C’est une petite révolution au commissariat de Rennes. La Division de la criminalité organisée et spécialisée (Dcos) teste depuis quelques semaines un nouveau logiciel développé par le conglomérat d’entreprises françaises Chapsvision, spécialistes dans la data et l’intelligence artificielle. « La criminalité se transforme et s’adapte en permanence, rappelle un cadre de la Dcos. Les délinquants utilisent de plus en plus de messageries cryptées. Les sonorisations d’appartements deviennent donc intéressantes car elles permettent de recueillir de précieux éléments. Nous testons en ce moment, SonIa (le son par l’IA) qui nous permet de gérer la sonorisation, traduire les propos, de les retranscrire, de les résumer… Le tout quasiment en temps réel et dans toutes les langues du monde. Y compris les plus rares… Cela nous traduit aussi l’argot ou la « wesh langue », la langue des cités… »
Étalonnage
En test depuis deux mois, le logiciel est en train d’être étalonné. « On règle notamment les bruits parasites qui peuvent nuire aux retranscriptions ou on lui apprend des mots », ajoute Cyril*, responsable produits pour Chapsvision. Un groupe bien connu des policiers, des gendarmes et des magistrats français. Depuis une dizaine d’années, celui-ci met à disposition Mercure, un logiciel qui fait de l’analyse criminalistique en croisant des données des opérateurs (fadette, suivi d’interception, trackers GSM ou GPS), des données Forensic (extraction de téléphones, de carte SIM, extraction de disques durs) avec des données d’enquête ou encore des données financières.

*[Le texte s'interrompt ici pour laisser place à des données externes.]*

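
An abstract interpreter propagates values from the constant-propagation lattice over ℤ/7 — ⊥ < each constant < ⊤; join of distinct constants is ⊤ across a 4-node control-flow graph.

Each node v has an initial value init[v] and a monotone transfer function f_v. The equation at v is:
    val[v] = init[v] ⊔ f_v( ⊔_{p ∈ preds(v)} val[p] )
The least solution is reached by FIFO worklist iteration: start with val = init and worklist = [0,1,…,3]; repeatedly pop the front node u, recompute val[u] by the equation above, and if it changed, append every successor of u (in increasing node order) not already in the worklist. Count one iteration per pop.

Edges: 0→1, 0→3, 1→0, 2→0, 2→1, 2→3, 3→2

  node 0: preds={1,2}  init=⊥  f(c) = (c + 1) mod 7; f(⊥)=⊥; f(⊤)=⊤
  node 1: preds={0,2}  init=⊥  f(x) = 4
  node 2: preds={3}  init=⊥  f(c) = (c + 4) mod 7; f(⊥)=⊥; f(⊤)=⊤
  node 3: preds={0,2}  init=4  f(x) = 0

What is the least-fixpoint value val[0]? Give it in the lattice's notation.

Worklist (10 pops):
  #1 pop 0: in=⊥ → ⊥ (no change)
  #2 pop 1: in=⊥ → 4 (was ⊥); enqueue [0]
  #3 pop 2: in=4 → 1 (was ⊥); enqueue [1]
  #4 pop 3: in=1 → ⊤ (was 4); enqueue [2]
  #5 pop 0: in=⊤ → ⊤ (was ⊥); enqueue [3]
  #6 pop 1: in=⊤ → 4 (no change)
  #7 pop 2: in=⊤ → ⊤ (was 1); enqueue [0,1]
  #8 pop 3: in=⊤ → ⊤ (no change)
  #9 pop 0: in=⊤ → ⊤ (no change)
  #10 pop 1: in=⊤ → 4 (no change)

Fixpoint:
  val[0] = ⊤
  val[1] = 4
  val[2] = ⊤
  val[3] = ⊤

⊤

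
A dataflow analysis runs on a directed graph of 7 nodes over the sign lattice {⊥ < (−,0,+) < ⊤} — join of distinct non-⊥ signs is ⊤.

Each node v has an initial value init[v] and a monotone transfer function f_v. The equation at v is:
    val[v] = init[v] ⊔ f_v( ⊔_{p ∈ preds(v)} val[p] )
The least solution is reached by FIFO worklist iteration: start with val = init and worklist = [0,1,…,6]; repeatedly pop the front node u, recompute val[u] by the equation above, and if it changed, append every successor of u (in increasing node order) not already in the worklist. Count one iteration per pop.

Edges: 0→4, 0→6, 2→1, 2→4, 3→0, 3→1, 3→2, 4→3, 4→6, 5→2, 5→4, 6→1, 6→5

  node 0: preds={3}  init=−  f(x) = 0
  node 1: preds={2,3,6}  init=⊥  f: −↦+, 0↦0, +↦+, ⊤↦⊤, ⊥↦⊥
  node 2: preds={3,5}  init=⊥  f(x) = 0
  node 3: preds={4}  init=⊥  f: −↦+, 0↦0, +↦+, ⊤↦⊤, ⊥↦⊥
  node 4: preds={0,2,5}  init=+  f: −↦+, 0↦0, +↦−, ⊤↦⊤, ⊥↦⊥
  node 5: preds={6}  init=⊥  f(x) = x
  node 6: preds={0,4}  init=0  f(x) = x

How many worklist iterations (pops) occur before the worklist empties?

Trace (17 dequeues):
  [1] u=0 | in ⊥ | out ⊤ | prev − | push {}
  [2] u=1 | in 0 | out 0 | prev ⊥ | push {}
  [3] u=2 | in ⊥ | out 0 | prev ⊥ | push {1}
  [4] u=3 | in + | out + | prev ⊥ | push {0,2}
  [5] u=4 | in ⊤ | out ⊤ | prev + | push {3}
  [6] u=5 | in 0 | out 0 | prev ⊥ | push {4}
  [7] u=6 | in ⊤ | out ⊤ | prev 0 | push {5}
  [8] u=1 | in ⊤ | out ⊤ | prev 0 | push {}
  [9] u=0 | in + | out ⊤ | ==
  [10] u=2 | in ⊤ | out 0 | ==
  [11] u=3 | in ⊤ | out ⊤ | prev + | push {0,1,2}
  [12] u=4 | in ⊤ | out ⊤ | ==
  [13] u=5 | in ⊤ | out ⊤ | prev 0 | push {4}
  [14] u=0 | in ⊤ | out ⊤ | ==
  [15] u=1 | in ⊤ | out ⊤ | ==
  [16] u=2 | in ⊤ | out 0 | ==
  [17] u=4 | in ⊤ | out ⊤ | ==

Converged values:
  [0] ⊤
  [1] ⊤
  [2] 0
  [3] ⊤
  [4] ⊤
  [5] ⊤
  [6] ⊤

17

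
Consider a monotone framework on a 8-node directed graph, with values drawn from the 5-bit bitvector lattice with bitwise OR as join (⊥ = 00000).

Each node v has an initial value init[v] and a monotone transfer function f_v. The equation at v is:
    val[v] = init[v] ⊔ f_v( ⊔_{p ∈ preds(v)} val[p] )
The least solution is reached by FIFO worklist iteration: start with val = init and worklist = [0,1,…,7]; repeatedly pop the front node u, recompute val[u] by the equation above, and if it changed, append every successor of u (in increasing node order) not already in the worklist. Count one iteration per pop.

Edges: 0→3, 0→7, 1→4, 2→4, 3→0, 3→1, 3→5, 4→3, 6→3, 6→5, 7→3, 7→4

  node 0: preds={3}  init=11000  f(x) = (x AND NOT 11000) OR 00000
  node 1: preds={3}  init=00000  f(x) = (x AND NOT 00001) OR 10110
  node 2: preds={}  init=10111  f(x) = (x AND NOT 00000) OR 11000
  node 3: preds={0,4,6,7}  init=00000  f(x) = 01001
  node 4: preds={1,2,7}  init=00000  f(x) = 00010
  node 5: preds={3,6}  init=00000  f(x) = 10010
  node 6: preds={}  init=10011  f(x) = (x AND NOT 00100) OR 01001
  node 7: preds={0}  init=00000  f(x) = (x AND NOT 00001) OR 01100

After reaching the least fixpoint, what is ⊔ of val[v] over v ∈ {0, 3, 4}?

Iteration log — 14 steps:
  step 1. node 0  ⊔preds=00000  new=11000  stable
  step 2. node 1  ⊔preds=00000  new=10110  old=00000  +wl: 
  step 3. node 2  ⊔preds=00000  new=11111  old=10111  +wl: 
  step 4. node 3  ⊔preds=11011  new=01001  old=00000  +wl: 0,1
  step 5. node 4  ⊔preds=11111  new=00010  old=00000  +wl: 3
  step 6. node 5  ⊔preds=11011  new=10010  old=00000  +wl: 
  step 7. node 6  ⊔preds=00000  new=11011  old=10011  +wl: 5
  step 8. node 7  ⊔preds=11000  new=11100  old=00000  +wl: 4
  step 9. node 0  ⊔preds=01001  new=11001  old=11000  +wl: 7
  step 10. node 1  ⊔preds=01001  new=11110  old=10110  +wl: 
  step 11. node 3  ⊔preds=11111  new=01001  stable
  step 12. node 5  ⊔preds=11011  new=10010  stable
  step 13. node 4  ⊔preds=11111  new=00010  stable
  step 14. node 7  ⊔preds=11001  new=11100  stable

Least fixpoint reached:
  node 0: 11001
  node 1: 11110
  node 2: 11111
  node 3: 01001
  node 4: 00010
  node 5: 10010
  node 6: 11011
  node 7: 11100

11011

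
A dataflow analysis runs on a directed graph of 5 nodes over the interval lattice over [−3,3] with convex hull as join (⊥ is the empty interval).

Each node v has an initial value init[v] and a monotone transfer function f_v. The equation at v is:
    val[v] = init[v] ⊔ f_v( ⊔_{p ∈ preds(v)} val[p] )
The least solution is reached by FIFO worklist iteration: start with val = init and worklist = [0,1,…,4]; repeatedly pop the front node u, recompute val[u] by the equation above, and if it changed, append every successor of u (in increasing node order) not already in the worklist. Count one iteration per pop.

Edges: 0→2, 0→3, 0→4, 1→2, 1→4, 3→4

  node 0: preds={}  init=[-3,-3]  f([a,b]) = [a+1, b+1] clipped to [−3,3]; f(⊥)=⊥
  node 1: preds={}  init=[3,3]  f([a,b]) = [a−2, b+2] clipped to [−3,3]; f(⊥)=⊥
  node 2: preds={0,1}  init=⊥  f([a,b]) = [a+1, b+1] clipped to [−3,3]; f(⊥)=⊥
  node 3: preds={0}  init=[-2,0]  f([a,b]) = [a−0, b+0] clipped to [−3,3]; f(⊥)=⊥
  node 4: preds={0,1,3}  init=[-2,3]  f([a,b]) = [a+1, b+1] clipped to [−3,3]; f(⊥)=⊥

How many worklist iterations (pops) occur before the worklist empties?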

« Tout cela se fait sous le contrôle des magistrats », ajoute un policier de la Dcos. L’utilisation des logiciels est encadrée par l’article 230-45 du code de procédure pénale qui gère toutes les applications, écoutes, géolocalisations, etc. Et les actes d’enquête se font suite à l’autorisation d’un juge des libertés à la demande d’un magistrat. Si les retranscriptions sont utilisées en procédure, elles doivent être approuvées par un officier de police judiciaire et/ou un interprète assermenté afin d’authentifier les propos. « On est capable de transcrire n’importe quel dialecte et ça permet aussi d’éviter des risques de vulnérabilité car dans certaines petites communautés, tout le monde se connaît », ajoute Cyril de Chapsvision.
Economie de temps
Pour les forces de l’ordre, les vrais bénéfices de ces retranscriptions ce sont les économies de temps enquêteur. « Étant donné le nombre de fusillades et d’enquêtes que nous avons en cours en ce moment, c’est précieux. L’idée est de réserver le recours à ces solutions privées payantes pour le haut du spectre de la criminalité quand la Plate-forme nationale des interceptions judiciaires ne peut pas offrir le même service. »
Si les enquêteurs semblent conquis par l’efficacité de la solution, des réticences peuvent poindre étant donné l’extrême sensibilité des données collectées. « Le ministère de l’Intérieur pourrait vouloir redévelopper le même logiciel en interne », explique un autre cadre policier. « Mais souvent, ce que développe le ministère de l’intérieur, ça marche moins bien que ce que font les entreprises spécialistes. »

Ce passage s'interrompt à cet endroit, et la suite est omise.